A 2020 USDA rule provided improvements to dog care standards, requiring annual hands-on veterinary exams, vaccinations, and 24-hour access to fresh, clean water. The PPA will codify these upgrades into law and introduce other reforms, which prohibit the stacking of cages, prohibit harmful wire or wire floors, increase the size of cages, guarantee unrestricted access to an exercise area in outdoors and require protection from blazing or freezing temperatures.

ASF also requires dogs to be fed at least twice a day, to receive prompt treatment when sick or injured, and to have daily socialization with humans and compatible dogs. Additionally, it prohibits the breeding and over-breeding of dogs with serious health conditions or hereditary diseases and directs breeders to strive to find humane placement for retired breeding dogs, rather than euthanizing them. .

Sara Amundson is chair of the Humane Society's Legislative Fund.

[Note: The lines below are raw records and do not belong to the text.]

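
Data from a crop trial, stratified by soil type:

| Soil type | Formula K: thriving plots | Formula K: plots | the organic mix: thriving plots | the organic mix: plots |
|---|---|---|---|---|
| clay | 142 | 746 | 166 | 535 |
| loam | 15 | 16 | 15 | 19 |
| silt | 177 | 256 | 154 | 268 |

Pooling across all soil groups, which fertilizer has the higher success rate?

Clay: Formula K 142/746 = 19.0%, the organic mix 166/535 = 31.0% → the organic mix
Loam: Formula K 15/16 = 93.8%, the organic mix 15/19 = 78.9% → Formula K
Silt: Formula K 177/256 = 69.1%, the organic mix 154/268 = 57.5% → Formula K
Overall: Formula K 334/1018 = 32.8%, the organic mix 335/822 = 40.8% → the organic mix
(Neither sweeps every soil group, but the organic mix has the higher pooled rate.)

the organic mix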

At their core, these are animal welfare safeguards designed to ensure higher levels of compassionate care in dog breeding. At the same time, these are consumer protection measures aimed at stemming the flow of unhealthy, inbred and poorly socialized animals into the contemporary marketplace through puppy mill sales channels, such as online sites and pet stores. The diseases, genetic deformities and behavioral problems that frequently afflict these animals can place serious and unexpected burdens – financial, practical and emotional – on the people and families who care for them.

For these and many other reasons, there is no Congressman or Senator in Pennsylvania, or any state for that matter, whose name should be missing from the APP’s list of sponsors.

The case for adopting this humane measure rests on our individual and social responsibility towards dogs. They are neither crops nor industrial products. They are fellow creatures, they are loyal companions and housemates, and they fully deserve the strongest protections our laws offer.

Congressman Brian Fitzpatrick represents Pennsylvania’s First Congressional District, which includes all of Bucks County and part of Montgomery County. Sara Amundson is president of the Humane Society Legislative Fund, which supports nonpartisan public policy initiatives aimed at improving animal welfare in the United States and abroad.